Albedo Calculator
Compute albedo using validated scientific equations. See step-by-step derivations, unit analysis, and reference values.
Formula
Albedo = Reflected / Incoming Radiation
Where albedo is a dimensionless ratio between 0 and 1. Absorbed radiation equals incoming minus reflected. Planetary equilibrium temperature uses the Stefan-Boltzmann law.
Frequently Asked Questions
What is albedo and how is it measured?
Albedo is a dimensionless measure of how much incoming solar radiation a surface reflects back into space, expressed as a ratio between 0 and 1. A value of 0 means the surface absorbs all incoming radiation while a value of 1 means it reflects everything. Scientists measure albedo using pyranometers that detect both incoming and reflected shortwave radiation, or from satellite instruments such as CERES aboard NASA satellites. Ground-based measurements typically involve placing one pyranometer facing upward and another downward at one to two meters above the surface.
What surfaces have the highest and lowest albedo values?

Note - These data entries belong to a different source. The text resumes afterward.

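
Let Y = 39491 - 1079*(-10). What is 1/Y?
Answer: 1/50281 ≈ 1.9888e-5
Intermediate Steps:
Y = 50281 (Y = 39491 + 10790 = 50281)
1/Y = 1/50281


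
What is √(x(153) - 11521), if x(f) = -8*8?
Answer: I*√11585 ≈ 107.63*I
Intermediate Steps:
x(f) = -64
√(x(153) - 11521) = √(-64 - 11521) = √(-11585) = I*√11585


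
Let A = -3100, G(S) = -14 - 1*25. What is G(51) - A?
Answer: 3061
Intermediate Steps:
G(S) = -39 (G(S) = -14 - 25 = -39)
G(51) - A = -39 - 1*(-3100) = -39 + 3100 = 3061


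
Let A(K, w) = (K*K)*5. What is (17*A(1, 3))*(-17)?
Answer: -1445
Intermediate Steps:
A(K, w) = 5*K**2 (A(K, w) = K**2*5 = 5*K**2)
(17*A(1, 3))*(-17) = (17*(5*1**2))*(-17) = (17*(5*1))*(-17) = (17*5)*(-17) = 85*(-17) = -1445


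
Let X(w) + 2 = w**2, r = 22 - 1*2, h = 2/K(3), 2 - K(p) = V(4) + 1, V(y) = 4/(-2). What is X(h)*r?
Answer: -280/9 ≈ -31.111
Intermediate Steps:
V(y) = -2 (V(y) = 4*(-1/2) = -2)
K(p) = 3 (K(p) = 2 - (-2 + 1) = 2 - 1*(-1) = 2 + 1 = 3)
h = 2/3 ≈ 0.66667
r = 20 (r = 22 - 2 = 20)
X(w) = -2 + w**2
X(h)*r = (-2 + (2/3)**2)*20 = (-2 + 4/9)*20 = -14/9*20 = -280/9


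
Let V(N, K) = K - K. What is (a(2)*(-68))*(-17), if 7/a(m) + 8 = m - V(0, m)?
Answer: -4046/3 ≈ -1348.7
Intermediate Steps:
V(N, K) = 0
a(m) = 7/(-8 + m) (a(m) = 7/(-8 + (m - 1*0)) = 7/(-8 + (m + 0)) = 7/(-8 + m))
(a(2)*(-68))*(-17) = ((7/(-8 + 2))*(-68))*(-17) = ((7/(-6))*(-68))*(-17) = ((7*(-1/6))*(-68))*(-17) = -7/6*(-68)*(-17) = (238/3)*(-17) = -4046/3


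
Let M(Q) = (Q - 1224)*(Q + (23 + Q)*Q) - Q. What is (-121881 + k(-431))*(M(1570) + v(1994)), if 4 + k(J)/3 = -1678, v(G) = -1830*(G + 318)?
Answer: -109367937859050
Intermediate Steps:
v(G) = -581940 - 1830*G (v(G) = -1830*(318 + G) = -581940 - 1830*G)
k(J) = -5046 (k(J) = -12 + 3*(-1678) = -12 - 5034 = -5046)
M(Q) = -Q + (-1224 + Q)*(Q + Q*(23 + Q)) (M(Q) = (-1224 + Q)*(Q + Q*(23 + Q)) - Q = -Q + (-1224 + Q)*(Q + Q*(23 + Q)))
(-121881 + k(-431))*(M(1570) + v(1994)) = (-121881 - 5046)*(1570*(-29377 + 1570² - 1200*1570) + (-581940 - 1830*1994)) = -126927*(1570*(-29377 + 2464900 - 1884000) + (-581940 - 3649020)) = -126927*(1570*551523 - 4230960) = -126927*(865891110 - 4230960) = -126927*861660150 = -109367937859050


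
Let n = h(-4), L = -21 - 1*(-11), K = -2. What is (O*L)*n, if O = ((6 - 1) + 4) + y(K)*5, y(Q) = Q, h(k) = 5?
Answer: 50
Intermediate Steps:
L = -10 (L = -21 + 11 = -10)
n = 5
O = -1 (O = ((6 - 1) + 4) - 2*5 = (5 + 4) - 10 = 9 - 10 = -1)
(O*L)*n = -1*(-10)*5 = 10*5 = 50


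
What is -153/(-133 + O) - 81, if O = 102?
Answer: -2358/31 ≈ -76.064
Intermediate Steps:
-153/(-133 + O) - 81 = -153/(-133 + 102) - 81 = -153/(-31) - 81 = -1/31*(-153) - 81 = 153/31 - 81 = -2358/31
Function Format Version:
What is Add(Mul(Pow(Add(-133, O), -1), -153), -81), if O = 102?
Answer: Rational(-2358, 31) ≈ -76.064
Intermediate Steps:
Add(Mul(Pow(Add(-133, O), -1), -153), -81) = Add(Mul(Pow(Add(-133, 102), -1), -153), -81) = Add(Mul(Pow(-31, -1), -153), -81) = Add(Mul(Rational(-1, 31), -153), -81) = Add(Rational(153, 31), -81) = Rational(-2358, 31)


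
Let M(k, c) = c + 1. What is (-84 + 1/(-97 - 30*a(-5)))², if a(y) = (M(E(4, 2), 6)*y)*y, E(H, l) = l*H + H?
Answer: 201734824201/28590409 ≈ 7056.0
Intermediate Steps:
E(H, l) = H + H*l (E(H, l) = H*l + H = H + H*l)
M(k, c) = 1 + c
a(y) = 7*y² (a(y) = ((1 + 6)*y)*y = (7*y)*y = 7*y²)
(-84 + 1/(-97 - 30*a(-5)))² = (-84 + 1/(-97 - 210*(-5)²))² = (-84 + 1/(-97 - 210*25))² = (-84 + 1/(-97 - 30*175))² = (-84 + 1/(-97 - 5250))² = (-84 + 1/(-5347))² = (-84 - 1/5347)² = (-449149/5347)² = 201734824201/28590409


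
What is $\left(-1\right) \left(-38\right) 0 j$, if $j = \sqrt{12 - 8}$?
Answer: $0$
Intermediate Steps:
$j = 2$ ($j = \sqrt{4} = 2$)
$\left(-1\right) \left(-38\right) 0 j = \left(-1\right) \left(-38\right) 0 \cdot 2 = 38 \cdot 0 \cdot 2 = 0 \cdot 2 = 0$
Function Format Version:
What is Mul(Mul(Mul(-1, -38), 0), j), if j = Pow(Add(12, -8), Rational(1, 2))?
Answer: 0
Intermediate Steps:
j = 2 (j = Pow(4, Rational(1, 2)) = 2)
Mul(Mul(Mul(-1, -38), 0), j) = Mul(Mul(Mul(-1, -38), 0), 2) = Mul(Mul(38, 0), 2) = Mul(0, 2) = 0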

Fresh snow has one of the highest natural albedo values, typically ranging from 0.80 to 0.90, meaning it reflects 80 to 90 percent of incoming solar radiation. Ocean water at low sun angles has an albedo of only about 0.06, making it one of the darkest natural surfaces on Earth. Dense forests generally have albedo values between 0.10 and 0.20, while deserts range from 0.30 to 0.40 depending on sand color and mineral composition. Clouds are also highly reflective with albedo values between 0.40 and 0.80 depending on their thickness and droplet size.
How does albedo affect global climate?
Albedo plays a critical role in regulating the Earth energy budget because it determines how much solar energy the planet absorbs versus reflects back to space. The global average albedo is approximately 0.30, meaning Earth reflects about 30 percent of incoming solar radiation. Changes in albedo due to melting ice sheets, deforestation, or urbanization can amplify or dampen climate warming through feedback loops. As Arctic sea ice melts, the darker ocean surface absorbs more heat which melts more ice, creating a powerful positive feedback known as the ice-albedo feedback.
What is the ice-albedo feedback loop?
The ice-albedo feedback is a positive climate feedback mechanism where changes in ice and snow cover amplify temperature changes in polar regions. When warming causes ice and snow to melt, they expose darker land or ocean surfaces with much lower albedo values that absorb more solar radiation. This causes further warming and additional melting in a self-reinforcing cycle that accelerates ice loss over time. This feedback is particularly important in polar regions where it contributes to Arctic amplification. Climate models consistently identify ice-albedo feedback as one of the most significant amplifying mechanisms in the climate system.
How do clouds influence planetary albedo?
Clouds are the single largest contributor to planetary albedo, responsible for reflecting approximately half of the total reflected solar radiation from Earth. Low thick clouds like stratocumulus have high albedo values and produce a net cooling effect by reflecting sunlight without strongly trapping longwave radiation. High thin cirrus clouds have lower albedo but trap significant amounts of outgoing infrared radiation, producing a net warming effect. The balance between these opposing effects depends on cloud type, altitude, thickness, and geographic distribution. Understanding cloud albedo feedbacks remains one of the largest uncertainties in climate projections.
What is the difference between broadband and spectral albedo?
Broadband albedo integrates reflectance across the entire solar spectrum, typically from about 300 to 3000 nanometers, providing a single value representing the total fraction of reflected solar energy. Spectral albedo measures reflectance at specific wavelengths or narrow bands, revealing how a surface interacts differently with various parts of the electromagnetic spectrum. For example, vegetation has very low spectral albedo in visible wavelengths due to chlorophyll absorption but very high spectral albedo in the near-infrared region. Remote sensing satellites use spectral albedo measurements at multiple wavelengths to classify surface types and estimate broadband albedo.